The Mathematics of Voting and Elections
Author: Jonathan K. Hodge
Publisher: American Mathematical Soc.
ISBN: 0821837982
Category : Mathematics
Languages : en
Pages : 242
Book Description
The Mathematics of Voting and Elections: A Hands-on Approach will help you discover answers to these and many other questions. Easily accessible to anyone interested in the subject, the book requires virtually no prior mathematical experience beyond basic arithmetic, and includes numerous examples and discussions regarding actual elections from politics and popular culture.
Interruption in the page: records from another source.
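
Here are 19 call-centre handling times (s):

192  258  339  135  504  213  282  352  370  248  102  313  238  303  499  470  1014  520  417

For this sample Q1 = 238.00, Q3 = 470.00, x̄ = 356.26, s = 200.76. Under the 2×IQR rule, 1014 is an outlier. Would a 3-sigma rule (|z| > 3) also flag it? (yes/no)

z = (1014 − 356.26) / 200.76 = 3.28.
|z| = 3.28 > 3.

yes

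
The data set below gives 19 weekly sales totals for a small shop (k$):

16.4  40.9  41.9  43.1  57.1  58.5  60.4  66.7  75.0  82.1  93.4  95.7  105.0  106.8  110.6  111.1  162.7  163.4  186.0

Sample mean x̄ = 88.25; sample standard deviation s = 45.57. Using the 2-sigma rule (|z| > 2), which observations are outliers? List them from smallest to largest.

186.0

Cutoffs at x̄ ± 2s: 88.25 ± 2·45.57 = [-2.89, 179.39].
186.0: z = 2.15, |z| > 2 → outlier.
Every other value lies within [-2.89, 179.39].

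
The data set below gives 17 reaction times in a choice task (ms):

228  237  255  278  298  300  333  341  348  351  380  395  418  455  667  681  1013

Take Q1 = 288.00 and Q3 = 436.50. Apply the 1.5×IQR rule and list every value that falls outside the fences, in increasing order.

667, 681, 1013

IQR = Q3 − Q1 = 436.50 − 288.00 = 148.50.
Lower fence = Q1 − 1.5·IQR = 288.00 − 222.75 = 65.25.
Upper fence = Q3 + 1.5·IQR = 436.50 + 222.75 = 659.25.
667 > 659.25 → outlier.
681 > 659.25 → outlier.
1013 > 659.25 → outlier.
All remaining values lie within [65.25, 659.25].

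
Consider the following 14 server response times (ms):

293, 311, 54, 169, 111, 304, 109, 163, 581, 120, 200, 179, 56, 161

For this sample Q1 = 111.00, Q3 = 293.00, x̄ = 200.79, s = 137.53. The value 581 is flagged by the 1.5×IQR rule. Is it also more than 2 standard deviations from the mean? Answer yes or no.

yes

z = (581 − 200.79) / 137.53 = 2.76.
|z| = 2.76 > 2.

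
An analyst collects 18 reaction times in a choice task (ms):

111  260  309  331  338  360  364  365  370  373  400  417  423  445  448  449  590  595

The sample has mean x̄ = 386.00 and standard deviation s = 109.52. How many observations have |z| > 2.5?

1

Cutoffs: x̄ ± 2.5s = [112.20, 659.80].
Outside the cutoffs: 111.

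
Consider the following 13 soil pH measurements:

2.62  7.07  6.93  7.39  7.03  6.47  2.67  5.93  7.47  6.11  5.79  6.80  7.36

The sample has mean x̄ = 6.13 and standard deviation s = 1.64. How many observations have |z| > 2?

2

Cutoffs: x̄ ± 2s = [2.85, 9.41].
Outside the cutoffs: 2.62, 2.67.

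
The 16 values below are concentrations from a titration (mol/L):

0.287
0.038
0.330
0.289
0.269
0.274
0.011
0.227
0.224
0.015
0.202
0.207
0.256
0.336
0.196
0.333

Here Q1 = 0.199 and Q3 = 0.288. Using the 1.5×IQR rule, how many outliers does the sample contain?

3

IQR = 0.089; fences at 0.199 − 0.1335 = 0.0655 and 0.288 + 0.1335 = 0.4215.
Outside the cutoffs: 0.011, 0.015, 0.038.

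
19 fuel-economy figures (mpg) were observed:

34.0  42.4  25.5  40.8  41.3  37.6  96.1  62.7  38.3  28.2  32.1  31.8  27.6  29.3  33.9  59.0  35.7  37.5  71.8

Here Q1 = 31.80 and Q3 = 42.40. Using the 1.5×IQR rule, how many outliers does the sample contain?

4

IQR = 10.60; fences at 31.80 − 15.90 = 15.90 and 42.40 + 15.90 = 58.30.
Outside the cutoffs: 59.0, 62.7, 71.8, 96.1.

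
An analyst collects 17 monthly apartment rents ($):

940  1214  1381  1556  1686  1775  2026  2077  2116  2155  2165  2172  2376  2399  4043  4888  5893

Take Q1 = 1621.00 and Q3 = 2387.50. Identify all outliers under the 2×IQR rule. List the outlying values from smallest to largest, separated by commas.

4043, 4888, 5893

IQR = Q3 − Q1 = 2387.50 − 1621.00 = 766.50.
Lower fence = Q1 − 2·IQR = 1621.00 − 1533.00 = 88.00.
Upper fence = Q3 + 2·IQR = 2387.50 + 1533.00 = 3920.50.
4043 > 3920.50 → outlier.
4888 > 3920.50 → outlier.
5893 > 3920.50 → outlier.
All remaining values lie within [88.00, 3920.50].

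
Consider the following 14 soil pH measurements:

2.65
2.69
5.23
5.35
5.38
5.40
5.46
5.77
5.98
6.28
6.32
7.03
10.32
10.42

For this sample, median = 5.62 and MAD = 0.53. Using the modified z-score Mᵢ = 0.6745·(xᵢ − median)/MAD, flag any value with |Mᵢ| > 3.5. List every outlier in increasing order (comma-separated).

2.65, 2.69, 10.32, 10.42

|Mᵢ| > 3.5 ⇔ |xᵢ − 5.62| > 3.5·0.53/0.6745 = 2.75.
So outliers lie outside [2.87, 8.37].
2.65: M = -3.78 → outlier.
2.69: M = -3.73 → outlier.
10.32: M = 5.98 → outlier.
10.42: M = 6.11 → outlier.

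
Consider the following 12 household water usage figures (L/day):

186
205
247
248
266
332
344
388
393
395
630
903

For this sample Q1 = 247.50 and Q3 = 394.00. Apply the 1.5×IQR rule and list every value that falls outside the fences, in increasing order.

630, 903

IQR = Q3 − Q1 = 394.00 − 247.50 = 146.50.
Lower fence = Q1 − 1.5·IQR = 247.50 − 219.75 = 27.75.
Upper fence = Q3 + 1.5·IQR = 394.00 + 219.75 = 613.75.
630 > 613.75 → outlier.
903 > 613.75 → outlier.
All remaining values lie within [27.75, 613.75].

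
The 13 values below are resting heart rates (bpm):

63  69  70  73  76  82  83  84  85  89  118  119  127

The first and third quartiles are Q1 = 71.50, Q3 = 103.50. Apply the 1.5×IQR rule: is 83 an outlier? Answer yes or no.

no

IQR = Q3 − Q1 = 103.50 − 71.50 = 32.00.
Lower fence = Q1 − 1.5·IQR = 71.50 − 48.00 = 23.50.
Upper fence = Q3 + 1.5·IQR = 103.50 + 48.00 = 151.50.
83 lies within [23.50, 151.50].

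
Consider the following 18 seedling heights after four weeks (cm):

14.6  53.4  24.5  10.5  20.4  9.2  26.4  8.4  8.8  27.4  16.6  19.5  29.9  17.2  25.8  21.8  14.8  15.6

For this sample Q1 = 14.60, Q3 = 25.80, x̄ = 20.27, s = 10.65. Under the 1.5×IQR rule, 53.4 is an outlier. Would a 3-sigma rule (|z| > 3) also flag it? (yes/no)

yes

z = (53.4 − 20.27) / 10.65 = 3.11.
|z| = 3.11 > 3.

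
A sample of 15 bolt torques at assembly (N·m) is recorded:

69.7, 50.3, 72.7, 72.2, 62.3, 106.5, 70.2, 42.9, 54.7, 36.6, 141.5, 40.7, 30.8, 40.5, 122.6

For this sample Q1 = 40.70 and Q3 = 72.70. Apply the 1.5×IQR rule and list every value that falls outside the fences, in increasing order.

IQR = Q3 − Q1 = 72.70 − 40.70 = 32.00.
Lower fence = Q1 − 1.5·IQR = 40.70 − 48.00 = -7.30.
Upper fence = Q3 + 1.5·IQR = 72.70 + 48.00 = 120.70.
122.6 > 120.70 → outlier.
141.5 > 120.70 → outlier.
All remaining values lie within [-7.30, 120.70].

122.6, 141.5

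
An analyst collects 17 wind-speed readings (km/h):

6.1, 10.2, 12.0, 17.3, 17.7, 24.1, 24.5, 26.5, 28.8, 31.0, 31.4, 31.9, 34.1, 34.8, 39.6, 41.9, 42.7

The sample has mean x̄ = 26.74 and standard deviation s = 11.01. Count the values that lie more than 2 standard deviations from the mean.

Cutoffs: x̄ ± 2s = [4.72, 48.76].
Every value lies within the cutoffs.

0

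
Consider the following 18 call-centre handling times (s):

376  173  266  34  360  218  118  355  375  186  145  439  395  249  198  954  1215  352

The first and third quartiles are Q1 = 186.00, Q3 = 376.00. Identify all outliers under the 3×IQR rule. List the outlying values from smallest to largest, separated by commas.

IQR = Q3 − Q1 = 376.00 − 186.00 = 190.00.
Lower fence = Q1 − 3·IQR = 186.00 − 570.00 = -384.00.
Upper fence = Q3 + 3·IQR = 376.00 + 570.00 = 946.00.
954 > 946.00 → outlier.
1215 > 946.00 → outlier.
All remaining values lie within [-384.00, 946.00].

954, 1215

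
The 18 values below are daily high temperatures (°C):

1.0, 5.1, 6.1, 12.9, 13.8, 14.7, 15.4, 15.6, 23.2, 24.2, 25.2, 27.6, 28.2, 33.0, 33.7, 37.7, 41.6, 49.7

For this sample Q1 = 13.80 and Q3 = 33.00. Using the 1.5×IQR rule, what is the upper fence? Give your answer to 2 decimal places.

61.80

IQR = Q3 − Q1 = 33.00 − 13.80 = 19.20.
Lower fence = Q1 − 1.5·IQR = 13.80 − 28.80 = -15.00.
Upper fence = Q3 + 1.5·IQR = 33.00 + 28.80 = 61.80.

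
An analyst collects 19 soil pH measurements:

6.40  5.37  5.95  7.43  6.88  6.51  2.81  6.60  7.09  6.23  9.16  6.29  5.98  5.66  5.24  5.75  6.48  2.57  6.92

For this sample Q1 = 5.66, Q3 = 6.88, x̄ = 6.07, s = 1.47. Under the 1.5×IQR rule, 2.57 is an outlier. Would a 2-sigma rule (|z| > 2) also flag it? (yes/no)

yes

z = (2.57 − 6.07) / 1.47 = -2.38.
|z| = 2.38 > 2.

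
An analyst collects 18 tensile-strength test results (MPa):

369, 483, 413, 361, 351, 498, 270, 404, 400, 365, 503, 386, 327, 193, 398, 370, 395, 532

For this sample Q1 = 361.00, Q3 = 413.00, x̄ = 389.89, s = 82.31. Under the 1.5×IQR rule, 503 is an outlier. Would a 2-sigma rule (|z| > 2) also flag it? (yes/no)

z = (503 − 389.89) / 82.31 = 1.37.
|z| = 1.37 ≤ 2.

no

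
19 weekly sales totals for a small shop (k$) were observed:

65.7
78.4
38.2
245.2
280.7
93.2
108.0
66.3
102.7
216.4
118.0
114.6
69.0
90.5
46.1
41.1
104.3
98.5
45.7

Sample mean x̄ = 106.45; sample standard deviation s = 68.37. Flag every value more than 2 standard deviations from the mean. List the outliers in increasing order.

245.2, 280.7

Cutoffs at x̄ ± 2s: 106.45 ± 2·68.37 = [-30.29, 243.19].
245.2: z = 2.03, |z| > 2 → outlier.
280.7: z = 2.55, |z| > 2 → outlier.
Every other value lies within [-30.29, 243.19].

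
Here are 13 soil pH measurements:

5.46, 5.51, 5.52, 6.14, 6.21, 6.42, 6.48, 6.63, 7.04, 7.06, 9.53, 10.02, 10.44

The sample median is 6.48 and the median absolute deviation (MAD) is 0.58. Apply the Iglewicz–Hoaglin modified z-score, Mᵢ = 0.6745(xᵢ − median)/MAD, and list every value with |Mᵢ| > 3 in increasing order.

9.53, 10.02, 10.44

|Mᵢ| > 3 ⇔ |xᵢ − 6.48| > 3·0.58/0.6745 = 2.58.
So outliers lie outside [3.90, 9.06].
9.53: M = 3.55 → outlier.
10.02: M = 4.12 → outlier.
10.44: M = 4.61 → outlier.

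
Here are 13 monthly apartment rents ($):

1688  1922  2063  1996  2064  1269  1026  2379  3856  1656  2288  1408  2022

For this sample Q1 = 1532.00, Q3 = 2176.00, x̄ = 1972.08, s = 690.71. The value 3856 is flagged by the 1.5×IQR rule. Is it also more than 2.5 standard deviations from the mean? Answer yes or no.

yes

z = (3856 − 1972.08) / 690.71 = 2.73.
|z| = 2.73 > 2.5.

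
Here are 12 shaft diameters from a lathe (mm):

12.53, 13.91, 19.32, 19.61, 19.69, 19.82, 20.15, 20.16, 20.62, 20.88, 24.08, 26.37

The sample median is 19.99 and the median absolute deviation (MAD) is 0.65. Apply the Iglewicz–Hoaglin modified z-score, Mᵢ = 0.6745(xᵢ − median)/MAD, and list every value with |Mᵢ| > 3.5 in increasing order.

12.53, 13.91, 24.08, 26.37

|Mᵢ| > 3.5 ⇔ |xᵢ − 19.99| > 3.5·0.65/0.6745 = 3.37.
So outliers lie outside [16.62, 23.36].
12.53: M = -7.74 → outlier.
13.91: M = -6.31 → outlier.
24.08: M = 4.24 → outlier.
26.37: M = 6.62 → outlier.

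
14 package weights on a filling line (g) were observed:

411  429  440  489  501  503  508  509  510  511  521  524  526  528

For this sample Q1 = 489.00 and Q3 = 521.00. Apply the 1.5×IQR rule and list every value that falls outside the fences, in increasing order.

IQR = Q3 − Q1 = 521.00 − 489.00 = 32.00.
Lower fence = Q1 − 1.5·IQR = 489.00 − 48.00 = 441.00.
Upper fence = Q3 + 1.5·IQR = 521.00 + 48.00 = 569.00.
411 < 441.00 → outlier.
429 < 441.00 → outlier.
440 < 441.00 → outlier.
All remaining values lie within [441.00, 569.00].

411, 429, 440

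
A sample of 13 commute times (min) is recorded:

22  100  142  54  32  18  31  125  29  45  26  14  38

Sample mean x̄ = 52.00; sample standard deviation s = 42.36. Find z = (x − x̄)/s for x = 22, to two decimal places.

-0.71

z = (22 − 52.00) / 42.36 = -0.71.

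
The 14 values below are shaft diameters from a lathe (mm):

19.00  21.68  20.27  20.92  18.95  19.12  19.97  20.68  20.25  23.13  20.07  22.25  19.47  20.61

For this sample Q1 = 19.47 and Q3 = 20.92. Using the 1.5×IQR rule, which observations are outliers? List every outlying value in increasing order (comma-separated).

IQR = Q3 − Q1 = 20.92 − 19.47 = 1.45.
Lower fence = Q1 − 1.5·IQR = 19.47 − 2.175 = 17.295.
Upper fence = Q3 + 1.5·IQR = 20.92 + 2.175 = 23.095.
23.13 > 23.095 → outlier.
All remaining values lie within [17.295, 23.095].

23.13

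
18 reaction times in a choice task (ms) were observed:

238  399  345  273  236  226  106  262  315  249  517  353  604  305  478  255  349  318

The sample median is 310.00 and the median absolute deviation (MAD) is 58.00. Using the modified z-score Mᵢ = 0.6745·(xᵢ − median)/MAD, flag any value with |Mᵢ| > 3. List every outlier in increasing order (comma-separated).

604

|Mᵢ| > 3 ⇔ |xᵢ − 310.00| > 3·58.00/0.6745 = 257.97.
So outliers lie outside [52.03, 567.97].
604: M = 3.42 → outlier.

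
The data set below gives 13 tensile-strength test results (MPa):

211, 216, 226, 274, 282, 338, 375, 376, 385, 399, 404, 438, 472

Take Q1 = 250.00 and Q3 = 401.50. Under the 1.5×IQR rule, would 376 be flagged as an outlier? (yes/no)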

Publisher: American Mathematical Soc.
ISBN: 0821837982
Category : Mathematics
Languages : en
Pages : 242
Book Description
The Mathematics of Voting and Elections: A Hands-on Approach will help you discover answers to these and many other questions. Easily accessible to anyone interested in the subject, the book requires virtually no prior mathematical experience beyond basic arithmetic, and includes numerous examples and discussions regarding actual elections from politics and popular culture.